This article is for those of you who either feel “terrified”, or maybe just simply “at a loss” when it comes to integrating the arts into your study circles. You know that we are urged by the Ruhi Institute to “include artistic endeavours in the activity of every study circle”, and that we should not think of these endeavours as “entertainment or as an extracurricular activity…but as an essential element enhancing the spiritual development of the participants”.1
But how do we do this when we don’t feel necessarily musical, artistic, or dramatic?
The good news: as a tutor, it’s not about you! Or your artistic skills (or conceived lack thereof)! You have the spiritual bounty to accompany your participants, but not to parent them or provide entertainment. Crowdsource your study circles’ creative side. Don’t hesitate — start at your first gathering by having the participants read some quotes about the importance of the arts in the study circle, discussing some relevant questions that you’ve sourced from Unit 3, Section 1 of Book 7 about the arts. Have the participants share what types of creative outlets they do or enjoy. If no one feels they have any “experience”, expand the brainstorm to include what types of art they see in their community and surrounds, or people they may know—these people may end up serving as future “guest artists”! Once you have a list of your study circles artistic skills and resources, you can discuss with your group about how these can be integrated into your study.
Does it Reinforce the Ideas Being Covered in the Material? How?
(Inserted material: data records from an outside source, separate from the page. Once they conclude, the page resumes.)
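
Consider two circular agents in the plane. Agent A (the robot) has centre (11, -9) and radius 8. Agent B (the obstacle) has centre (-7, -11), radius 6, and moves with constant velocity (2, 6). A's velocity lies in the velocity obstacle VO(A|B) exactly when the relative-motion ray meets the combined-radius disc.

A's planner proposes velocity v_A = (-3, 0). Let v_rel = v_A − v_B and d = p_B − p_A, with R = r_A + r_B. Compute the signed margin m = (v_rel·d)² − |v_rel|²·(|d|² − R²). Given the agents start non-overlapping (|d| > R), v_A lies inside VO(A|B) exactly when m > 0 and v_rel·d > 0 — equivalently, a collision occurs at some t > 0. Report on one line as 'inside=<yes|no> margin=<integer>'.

d = (-18, -2),  |d|² = 328;  R = 8+6 = 14,  c = 328−14² = 132
v_rel = (-5, -6),  |v_rel|² = 61;  v_rel·d = (-5)·(-18) + (-6)·(-2) = 102
61·t² − 204·t + 132 = 0  ⇒  m = 102² − 61·132 = 2352
m = 2352 > 0,  v_rel·d = 102 > 0  ⇒  inside

inside=yes margin=2352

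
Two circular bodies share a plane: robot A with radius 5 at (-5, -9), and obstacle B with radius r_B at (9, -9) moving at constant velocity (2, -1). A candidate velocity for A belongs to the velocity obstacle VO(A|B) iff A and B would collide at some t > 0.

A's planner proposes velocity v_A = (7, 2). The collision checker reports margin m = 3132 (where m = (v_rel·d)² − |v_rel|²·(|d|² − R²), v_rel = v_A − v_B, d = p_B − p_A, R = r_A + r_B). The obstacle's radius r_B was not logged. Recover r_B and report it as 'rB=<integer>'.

m = 3132
d = (14, 0);  v_rel = (5, 3),  |v_rel|² = 34
v_rel×d = (5)·(0) − (3)·(14) = -42
since m = R²·34 − (-42)²:  R² = (1764 + 3132) / 34 = 144
R = √144 = 12  ⇒  r_B = 12 − 5 = 7

rB=7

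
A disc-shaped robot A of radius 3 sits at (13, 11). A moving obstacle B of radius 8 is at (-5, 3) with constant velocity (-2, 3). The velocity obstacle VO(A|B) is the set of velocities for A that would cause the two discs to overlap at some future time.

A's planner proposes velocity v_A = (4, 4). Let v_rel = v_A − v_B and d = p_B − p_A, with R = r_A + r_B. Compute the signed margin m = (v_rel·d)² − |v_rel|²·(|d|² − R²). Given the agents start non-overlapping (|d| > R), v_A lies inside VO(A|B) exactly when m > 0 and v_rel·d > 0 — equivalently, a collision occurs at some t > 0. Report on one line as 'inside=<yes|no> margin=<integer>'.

d = (-18, -8),  |d|² = 388;  R = 3+8 = 11,  c = 388−11² = 267
v_rel = (6, 1),  |v_rel|² = 37;  v_rel·d = (6)·(-18) + (1)·(-8) = -116
37·t² + 232·t + 267 = 0  ⇒  m = (-116)² − 37·267 = 3577
m = 3577 > 0,  v_rel·d = -116 < 0  ⇒  outside

inside=no margin=3577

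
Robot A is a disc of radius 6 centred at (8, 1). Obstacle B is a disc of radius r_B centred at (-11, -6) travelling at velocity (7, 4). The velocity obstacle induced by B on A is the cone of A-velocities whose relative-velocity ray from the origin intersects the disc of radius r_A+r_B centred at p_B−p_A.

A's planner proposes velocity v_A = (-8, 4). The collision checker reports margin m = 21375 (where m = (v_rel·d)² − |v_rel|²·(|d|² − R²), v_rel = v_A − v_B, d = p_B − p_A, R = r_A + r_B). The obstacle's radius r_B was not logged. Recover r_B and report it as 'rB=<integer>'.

m = 21375
d = (-19, -7);  v_rel = (-15, 0),  |v_rel|² = 225
v_rel×d = (-15)·(-7) − (0)·(-19) = 105
since m = R²·225 − 105²:  R² = (11025 + 21375) / 225 = 144
R = √144 = 12  ⇒  r_B = 12 − 6 = 6

rB=6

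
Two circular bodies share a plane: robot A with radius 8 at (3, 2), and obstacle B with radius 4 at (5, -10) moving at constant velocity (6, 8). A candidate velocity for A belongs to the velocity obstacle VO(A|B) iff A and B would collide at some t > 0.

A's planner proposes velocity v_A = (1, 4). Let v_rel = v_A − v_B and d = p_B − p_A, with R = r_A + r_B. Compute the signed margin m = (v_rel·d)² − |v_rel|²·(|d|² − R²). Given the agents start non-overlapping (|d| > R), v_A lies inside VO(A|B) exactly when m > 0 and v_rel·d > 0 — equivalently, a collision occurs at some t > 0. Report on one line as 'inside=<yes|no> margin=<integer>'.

d = (2, -12),  |d|² = 148;  R = 8+4 = 12,  c = 148−12² = 4
v_rel = (-5, -4),  |v_rel|² = 41;  v_rel·d = (-5)·(2) + (-4)·(-12) = 38
41·t² − 76·t + 4 = 0  ⇒  m = 38² − 41·4 = 1280
m = 1280 > 0,  v_rel·d = 38 > 0  ⇒  inside

inside=yes margin=1280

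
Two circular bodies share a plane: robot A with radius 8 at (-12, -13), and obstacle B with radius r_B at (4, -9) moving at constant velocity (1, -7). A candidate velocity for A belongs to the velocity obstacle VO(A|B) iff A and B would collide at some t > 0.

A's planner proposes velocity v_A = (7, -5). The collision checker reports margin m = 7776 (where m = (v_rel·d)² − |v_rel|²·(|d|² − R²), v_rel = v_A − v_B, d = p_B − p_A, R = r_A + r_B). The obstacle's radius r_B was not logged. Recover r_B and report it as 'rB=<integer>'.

m = 7776
d = (16, 4);  v_rel = (6, 2),  |v_rel|² = 40
v_rel×d = (6)·(4) − (2)·(16) = -8
since m = R²·40 − (-8)²:  R² = (64 + 7776) / 40 = 196
R = √196 = 14  ⇒  r_B = 14 − 8 = 6

rB=6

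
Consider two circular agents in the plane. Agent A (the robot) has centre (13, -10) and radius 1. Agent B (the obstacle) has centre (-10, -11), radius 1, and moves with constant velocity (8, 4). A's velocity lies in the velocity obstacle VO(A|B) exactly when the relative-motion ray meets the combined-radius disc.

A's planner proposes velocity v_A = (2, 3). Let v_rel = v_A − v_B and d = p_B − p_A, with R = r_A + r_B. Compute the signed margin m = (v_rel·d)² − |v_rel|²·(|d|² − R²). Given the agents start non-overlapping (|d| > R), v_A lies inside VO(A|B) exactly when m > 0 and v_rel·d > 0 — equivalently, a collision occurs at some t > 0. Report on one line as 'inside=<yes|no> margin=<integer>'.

d = (-23, -1),  |d|² = 530;  R = 1+1 = 2,  c = 530−2² = 526
v_rel = (-6, -1),  |v_rel|² = 37;  v_rel·d = (-6)·(-23) + (-1)·(-1) = 139
37·t² − 278·t + 526 = 0  ⇒  m = 139² − 37·526 = -141
m = -141 < 0,  v_rel·d = 139 > 0  ⇒  outside

inside=no margin=-141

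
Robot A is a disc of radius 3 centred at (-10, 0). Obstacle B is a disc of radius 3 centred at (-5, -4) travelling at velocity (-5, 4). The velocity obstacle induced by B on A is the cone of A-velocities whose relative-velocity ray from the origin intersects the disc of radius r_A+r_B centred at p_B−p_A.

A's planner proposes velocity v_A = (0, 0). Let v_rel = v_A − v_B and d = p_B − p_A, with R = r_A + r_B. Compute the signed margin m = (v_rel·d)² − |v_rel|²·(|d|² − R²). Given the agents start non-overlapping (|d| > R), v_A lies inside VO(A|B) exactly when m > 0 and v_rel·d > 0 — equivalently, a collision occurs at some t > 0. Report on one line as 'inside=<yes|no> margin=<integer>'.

d = (5, -4),  |d|² = 41;  R = 3+3 = 6,  c = 41−6² = 5
v_rel = (5, -4),  |v_rel|² = 41;  v_rel·d = (5)·(5) + (-4)·(-4) = 41
41·t² − 82·t + 5 = 0  ⇒  m = 41² − 41·5 = 1476
m = 1476 > 0,  v_rel·d = 41 > 0  ⇒  inside

inside=yes margin=1476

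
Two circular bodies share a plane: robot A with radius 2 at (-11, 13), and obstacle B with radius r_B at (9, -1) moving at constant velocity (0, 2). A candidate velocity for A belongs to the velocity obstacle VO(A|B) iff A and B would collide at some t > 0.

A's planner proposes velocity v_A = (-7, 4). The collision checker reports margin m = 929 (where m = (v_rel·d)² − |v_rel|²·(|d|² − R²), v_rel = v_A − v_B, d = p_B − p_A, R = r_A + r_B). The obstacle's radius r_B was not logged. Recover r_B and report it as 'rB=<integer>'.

m = 929
d = (20, -14);  v_rel = (-7, 2),  |v_rel|² = 53
v_rel×d = (-7)·(-14) − (2)·(20) = 58
since m = R²·53 − 58²:  R² = (3364 + 929) / 53 = 81
R = √81 = 9  ⇒  r_B = 9 − 2 = 7

rB=7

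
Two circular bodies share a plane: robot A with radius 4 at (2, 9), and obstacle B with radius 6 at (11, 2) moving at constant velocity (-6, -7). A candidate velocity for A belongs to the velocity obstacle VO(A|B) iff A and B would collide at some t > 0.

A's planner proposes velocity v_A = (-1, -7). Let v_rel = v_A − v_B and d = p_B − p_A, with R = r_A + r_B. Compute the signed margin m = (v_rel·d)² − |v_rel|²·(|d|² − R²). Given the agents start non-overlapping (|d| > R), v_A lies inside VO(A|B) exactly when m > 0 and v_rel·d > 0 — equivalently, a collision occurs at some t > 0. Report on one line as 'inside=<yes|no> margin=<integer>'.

d = (9, -7),  |d|² = 130;  R = 4+6 = 10,  c = 130−10² = 30
v_rel = (5, 0),  |v_rel|² = 25;  v_rel·d = (5)·(9) + (0)·(-7) = 45
25·t² − 90·t + 30 = 0  ⇒  m = 45² − 25·30 = 1275
m = 1275 > 0,  v_rel·d = 45 > 0  ⇒  inside

inside=yes margin=1275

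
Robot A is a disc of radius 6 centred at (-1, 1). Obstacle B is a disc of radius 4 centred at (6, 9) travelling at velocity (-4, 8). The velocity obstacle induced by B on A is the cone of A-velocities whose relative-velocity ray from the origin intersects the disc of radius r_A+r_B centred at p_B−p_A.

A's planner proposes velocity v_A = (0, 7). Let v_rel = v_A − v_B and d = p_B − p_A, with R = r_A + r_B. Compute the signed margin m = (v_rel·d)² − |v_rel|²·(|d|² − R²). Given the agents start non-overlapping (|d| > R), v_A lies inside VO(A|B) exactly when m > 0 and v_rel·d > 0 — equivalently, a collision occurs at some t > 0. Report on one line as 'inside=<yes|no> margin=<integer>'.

d = (7, 8),  |d|² = 113;  R = 6+4 = 10,  c = 113−10² = 13
v_rel = (4, -1),  |v_rel|² = 17;  v_rel·d = (4)·(7) + (-1)·(8) = 20
17·t² − 40·t + 13 = 0  ⇒  m = 20² − 17·13 = 179
m = 179 > 0,  v_rel·d = 20 > 0  ⇒  inside

inside=yes margin=179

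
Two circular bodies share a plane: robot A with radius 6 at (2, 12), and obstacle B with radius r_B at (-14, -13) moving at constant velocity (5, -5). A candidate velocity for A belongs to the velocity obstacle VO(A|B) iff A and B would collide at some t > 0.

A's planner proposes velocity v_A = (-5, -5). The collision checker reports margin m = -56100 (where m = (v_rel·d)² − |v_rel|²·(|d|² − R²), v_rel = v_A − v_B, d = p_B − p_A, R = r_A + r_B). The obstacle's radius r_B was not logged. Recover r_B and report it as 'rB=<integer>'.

m = -56100
d = (-16, -25);  v_rel = (-10, 0),  |v_rel|² = 100
v_rel×d = (-10)·(-25) − (0)·(-16) = 250
since m = R²·100 − 250²:  R² = (62500 + -56100) / 100 = 64
R = √64 = 8  ⇒  r_B = 8 − 6 = 2

rB=2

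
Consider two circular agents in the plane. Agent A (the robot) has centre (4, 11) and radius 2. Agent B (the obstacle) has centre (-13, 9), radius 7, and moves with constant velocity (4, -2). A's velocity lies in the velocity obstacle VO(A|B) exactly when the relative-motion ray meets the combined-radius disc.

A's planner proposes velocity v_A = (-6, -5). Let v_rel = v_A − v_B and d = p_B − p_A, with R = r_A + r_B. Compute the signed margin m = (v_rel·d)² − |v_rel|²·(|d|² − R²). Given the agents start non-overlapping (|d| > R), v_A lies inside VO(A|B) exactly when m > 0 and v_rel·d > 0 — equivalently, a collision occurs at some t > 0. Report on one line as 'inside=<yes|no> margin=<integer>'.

d = (-17, -2),  |d|² = 293;  R = 2+7 = 9,  c = 293−9² = 212
v_rel = (-10, -3),  |v_rel|² = 109;  v_rel·d = (-10)·(-17) + (-3)·(-2) = 176
109·t² − 352·t + 212 = 0  ⇒  m = 176² − 109·212 = 7868
m = 7868 > 0,  v_rel·d = 176 > 0  ⇒  inside

inside=yes margin=7868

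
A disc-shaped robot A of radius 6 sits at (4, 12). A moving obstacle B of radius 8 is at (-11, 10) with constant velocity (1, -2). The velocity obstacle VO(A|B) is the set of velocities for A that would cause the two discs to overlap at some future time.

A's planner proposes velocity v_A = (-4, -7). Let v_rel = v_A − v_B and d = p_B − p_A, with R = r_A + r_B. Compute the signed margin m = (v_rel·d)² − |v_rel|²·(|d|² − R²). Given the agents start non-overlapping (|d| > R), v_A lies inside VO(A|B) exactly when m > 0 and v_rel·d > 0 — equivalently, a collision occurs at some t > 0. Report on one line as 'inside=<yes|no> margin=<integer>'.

d = (-15, -2),  |d|² = 229;  R = 6+8 = 14,  c = 229−14² = 33
v_rel = (-5, -5),  |v_rel|² = 50;  v_rel·d = (-5)·(-15) + (-5)·(-2) = 85
50·t² − 170·t + 33 = 0  ⇒  m = 85² − 50·33 = 5575
m = 5575 > 0,  v_rel·d = 85 > 0  ⇒  inside

inside=yes margin=5575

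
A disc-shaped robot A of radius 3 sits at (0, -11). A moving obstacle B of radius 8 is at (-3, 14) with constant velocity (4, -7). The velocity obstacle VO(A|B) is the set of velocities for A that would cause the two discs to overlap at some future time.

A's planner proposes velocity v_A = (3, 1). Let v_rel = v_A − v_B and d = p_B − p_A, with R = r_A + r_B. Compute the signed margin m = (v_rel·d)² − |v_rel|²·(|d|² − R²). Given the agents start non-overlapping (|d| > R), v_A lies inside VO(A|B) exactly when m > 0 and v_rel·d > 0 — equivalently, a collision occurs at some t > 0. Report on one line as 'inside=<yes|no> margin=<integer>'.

d = (-3, 25),  |d|² = 634;  R = 3+8 = 11,  c = 634−11² = 513
v_rel = (-1, 8),  |v_rel|² = 65;  v_rel·d = (-1)·(-3) + (8)·(25) = 203
65·t² − 406·t + 513 = 0  ⇒  m = 203² − 65·513 = 7864
m = 7864 > 0,  v_rel·d = 203 > 0  ⇒  inside

inside=yes margin=7864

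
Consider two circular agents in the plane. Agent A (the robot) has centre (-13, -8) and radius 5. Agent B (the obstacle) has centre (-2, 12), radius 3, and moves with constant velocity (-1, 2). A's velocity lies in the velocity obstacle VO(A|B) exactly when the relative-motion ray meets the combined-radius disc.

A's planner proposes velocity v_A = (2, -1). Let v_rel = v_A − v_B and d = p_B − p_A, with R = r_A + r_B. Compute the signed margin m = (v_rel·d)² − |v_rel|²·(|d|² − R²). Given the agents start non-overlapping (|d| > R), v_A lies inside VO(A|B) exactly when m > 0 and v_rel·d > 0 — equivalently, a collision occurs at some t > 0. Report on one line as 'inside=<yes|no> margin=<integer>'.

d = (11, 20),  |d|² = 521;  R = 5+3 = 8,  c = 521−8² = 457
v_rel = (3, -3),  |v_rel|² = 18;  v_rel·d = (3)·(11) + (-3)·(20) = -27
18·t² + 54·t + 457 = 0  ⇒  m = (-27)² − 18·457 = -7497
m = -7497 < 0,  v_rel·d = -27 < 0  ⇒  outside

inside=no margin=-7497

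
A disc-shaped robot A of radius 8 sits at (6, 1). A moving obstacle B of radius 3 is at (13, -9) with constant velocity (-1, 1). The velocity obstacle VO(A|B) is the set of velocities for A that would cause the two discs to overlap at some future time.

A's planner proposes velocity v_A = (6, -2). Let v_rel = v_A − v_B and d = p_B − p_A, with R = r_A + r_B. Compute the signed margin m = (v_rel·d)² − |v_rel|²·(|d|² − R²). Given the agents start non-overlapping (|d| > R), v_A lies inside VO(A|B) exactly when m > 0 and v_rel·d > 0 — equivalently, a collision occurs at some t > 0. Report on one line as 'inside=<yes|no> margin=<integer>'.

d = (7, -10),  |d|² = 149;  R = 8+3 = 11,  c = 149−11² = 28
v_rel = (7, -3),  |v_rel|² = 58;  v_rel·d = (7)·(7) + (-3)·(-10) = 79
58·t² − 158·t + 28 = 0  ⇒  m = 79² − 58·28 = 4617
m = 4617 > 0,  v_rel·d = 79 > 0  ⇒  inside

inside=yes margin=4617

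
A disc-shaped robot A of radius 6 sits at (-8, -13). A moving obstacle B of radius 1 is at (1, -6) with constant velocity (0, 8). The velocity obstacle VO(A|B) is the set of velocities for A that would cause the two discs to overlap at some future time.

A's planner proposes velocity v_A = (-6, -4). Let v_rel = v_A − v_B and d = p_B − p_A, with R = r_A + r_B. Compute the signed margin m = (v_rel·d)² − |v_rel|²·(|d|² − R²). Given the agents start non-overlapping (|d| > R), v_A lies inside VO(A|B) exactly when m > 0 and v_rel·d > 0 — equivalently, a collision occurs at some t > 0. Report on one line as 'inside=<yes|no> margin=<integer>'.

d = (9, 7),  |d|² = 130;  R = 6+1 = 7,  c = 130−7² = 81
v_rel = (-6, -12),  |v_rel|² = 180;  v_rel·d = (-6)·(9) + (-12)·(7) = -138
180·t² + 276·t + 81 = 0  ⇒  m = (-138)² − 180·81 = 4464
m = 4464 > 0,  v_rel·d = -138 < 0  ⇒  outside

inside=no margin=4464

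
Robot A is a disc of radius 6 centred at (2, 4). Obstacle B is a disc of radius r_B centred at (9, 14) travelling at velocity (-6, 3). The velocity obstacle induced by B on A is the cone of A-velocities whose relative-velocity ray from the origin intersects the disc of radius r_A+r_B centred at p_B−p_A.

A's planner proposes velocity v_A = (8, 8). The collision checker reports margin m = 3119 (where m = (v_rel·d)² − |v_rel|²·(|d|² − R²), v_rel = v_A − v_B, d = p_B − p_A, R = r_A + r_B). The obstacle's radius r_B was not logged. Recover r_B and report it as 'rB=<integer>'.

m = 3119
d = (7, 10);  v_rel = (14, 5),  |v_rel|² = 221
v_rel×d = (14)·(10) − (5)·(7) = 105
since m = R²·221 − 105²:  R² = (11025 + 3119) / 221 = 64
R = √64 = 8  ⇒  r_B = 8 − 6 = 2

rB=2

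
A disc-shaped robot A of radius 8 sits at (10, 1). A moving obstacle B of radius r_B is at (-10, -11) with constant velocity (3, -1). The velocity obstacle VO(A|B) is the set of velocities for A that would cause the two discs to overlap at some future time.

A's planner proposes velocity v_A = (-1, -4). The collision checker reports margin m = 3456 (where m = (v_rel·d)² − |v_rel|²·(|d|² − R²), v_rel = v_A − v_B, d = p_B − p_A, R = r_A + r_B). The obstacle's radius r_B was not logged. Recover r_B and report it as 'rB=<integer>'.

m = 3456
d = (-20, -12);  v_rel = (-4, -3),  |v_rel|² = 25
v_rel×d = (-4)·(-12) − (-3)·(-20) = -12
since m = R²·25 − (-12)²:  R² = (144 + 3456) / 25 = 144
R = √144 = 12  ⇒  r_B = 12 − 8 = 4

rB=4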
Ask yourself and others this question when accompanying study circle participants, or guest artists, and in planning your artistic endeavours. Some material in the book you are studying may lend itself more easily to a visual arts project, song, or drama. Other times, you may feel challenged to integrate something artistic into a particular section of your study. By continually asking this question, you can work toward ensuring the coherence of your study, service, and artistic efforts—and avoid undertaking activities that study circle participants feel are merely extracurricular, or even worse, a waste of time.
Go Back to Basics
The Universal House of Justice stated in its letter of 12 December 2011:
…new elements of culture will evolve over time as people hailing from every human group, inspired by the Revelation of Baha’u’llah, give expression to patterns of thought and action engendered by His teachings, in part through artistic and literary works. It is with such considerations in mind that we welcome the decision of the Ruhi Institute, in formulating its courses, to leave for the friends to address locally issues related to artistic activity….We long to see, for instance, the emergence of captivating songs from every part of the world, in every language, that will impress upon the consciousness of the young the profound concepts enshrined in the Baha’i teachings.
We’ve all experienced being in a study circle that just happens to have a master storyteller, professional visual artist, or the one person in the community who isn’t afraid to lead others in song. What a relief! We sit back and let those friends add to our study circles artistic side, checking the “arts in study circle” box off in our heads. Or, we’ve been in a study circle where every single person swears they’ve never even so much as drawn a stick figure, or hummed along with music in the privacy of their own room. So, the idea of creating artistic, literary works, or “captivating songs” can seem just a bit out of reach.
Luckily, and probably not just by chance, although the Institute has “[left] for the friends to address locally issues related to artistic activity”, this is not to say that the existing Institute materials themselves are devoid of songs, drama, stories, and quotes ripe with imagery. Elements of any book can be integrated to enhance the experience of another, no matter whether it’s a “preview of things to come”, or serves as a “review”. Songs from Book 3’s Childrens Class materials can be taught and sung in your Book 1, for example, and can serve as a great way to introduce the idea early on that Book 1 is part of a series of courses, and provides the base for future services to be undertaken (like a children’s class). Stories from Book 4 can be artfully integrated into the study of other books as well, with just a bit of preparation by the tutor or participant to find an appropriate section in which to share it. Use the artistic resources already embedded in the institute not only to lay the groundwork for future creative works, but to familiarize the participants with the content and action components of other books in the Institute.
Record and Reflect
Each study circle you tutor will be a learning experience, so don’t lose that learning to the wind! Write it down. Record briefly, and soon after each section, whatever you think will be helpful to you in future. I’ve found it helpful not only to record attendance and sections covered (to facilitate “makeups”), but also what the artistic activity was, what section it was related to, and who facilitated it. This is helpful for future study circles, when you want to suggest “that cool arts project so-and-so did with us”, but can’t remember the details well enough to facilitate the same activity yourself. If it’s recorded (with dates!), you will be able to find what you’re looking for, or at least know who to ask.
View the few minutes you take to record and reflect on your activities through the different books and throughout time as a part of becoming a well prepared human resource at the grassroots.
Art is, Simply, Everywhere
It is natural for the heart and spirit to take pleasure and enjoyment in all things that show forth symmetry, harmony and perfection.2
Art is, simply, everywhere. And all people, whether they consider themselves “artistic”, “creative” or “not”, have experienced the pleasure of seeing or experiencing something beautiful. By expanding our definition of art to include this natural impulse and attraction, we can rest assured that even our simplest efforts to “include artistic endeavours in the activity of every study circle” can become, in themselves, works of art.